Our study has limitations
Firstly, in the model we have used for MS prediction WSR incorporates the WC in the calculation of the ratio which introduces potential bias as WC is a component of MS. However, we have also clearly demonstrated in a further model that WSR was also predictive of the non-anthropometric cardio-metabolic risk factors that comprise the MS (Figure 2). Secondly, ours is a cross-sectional study that has estimated associations between variables and has not examined these relationships prospectively, which would likely provide more robust causal inferences. Nonetheless, the long-term impact of cardiometabolic risk factors in childhood and adulthood is becoming increasingly well understood and it is likely that anthropometric measures that improve identification of young individuals with these risk factors, such as WSR, will be useful for long-term risk prediction and management. Likewise, our sample presented a relatively narrow age range predominantly between 10-14 years and was conducted in an urban population of Chilean children. Further work will be required to examine these relationships in other age groups and in other distinct populations of children before the results can be applied more widely in management of cardiometabolic risk in childhood.
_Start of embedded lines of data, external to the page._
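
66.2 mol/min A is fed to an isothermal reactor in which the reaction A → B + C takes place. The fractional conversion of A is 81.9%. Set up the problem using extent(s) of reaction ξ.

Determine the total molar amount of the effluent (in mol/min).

A reacted = 0.819 × 66.2 = 54.22 mol/min; ν_A = −1, so ξ = 54.22/1 = 54.22 mol/min.
Outlet amounts (n = n₀ + ν ξ):
  A: 66.2 − 1(54.22) = 11.98
  B: 0 + 1(54.22) = 54.22
  C: 0 + 1(54.22) = 54.22
Total out = 11.98 + 54.22 + 54.22 = 120.4 mol/min.

120 mol/min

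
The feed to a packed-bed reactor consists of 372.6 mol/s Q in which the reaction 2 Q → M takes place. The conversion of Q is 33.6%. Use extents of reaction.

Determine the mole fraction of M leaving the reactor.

Q reacted = 0.336 × 372.6 = 125.2 mol/s; ν_Q = −2, so ξ = 125.2/2 = 62.6 mol/s.
Outlet amounts (n = n₀ + ν ξ):
  Q: 372.6 − 2(62.6) = 247.4
  M: 0 + 1(62.6) = 62.6
Total out = 310 mol/s; y_M = 62.6 / 310 = 0.2019.

0.202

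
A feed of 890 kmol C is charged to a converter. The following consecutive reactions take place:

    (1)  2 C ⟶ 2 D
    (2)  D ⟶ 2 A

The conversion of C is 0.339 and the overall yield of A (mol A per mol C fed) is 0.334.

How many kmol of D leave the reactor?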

Finally, we did not adjust the results by pubertal stage which might also influence the model.
In conclusion, increasing WSR predicts the progressive aggregation of MS components among children. Measurement of WSR is simple, quick and practical and has the potential to enhance identification and follow-up of children with increased cardio-metabolic risk in susceptible populations.
None.
The author declares there is no conflict of interest.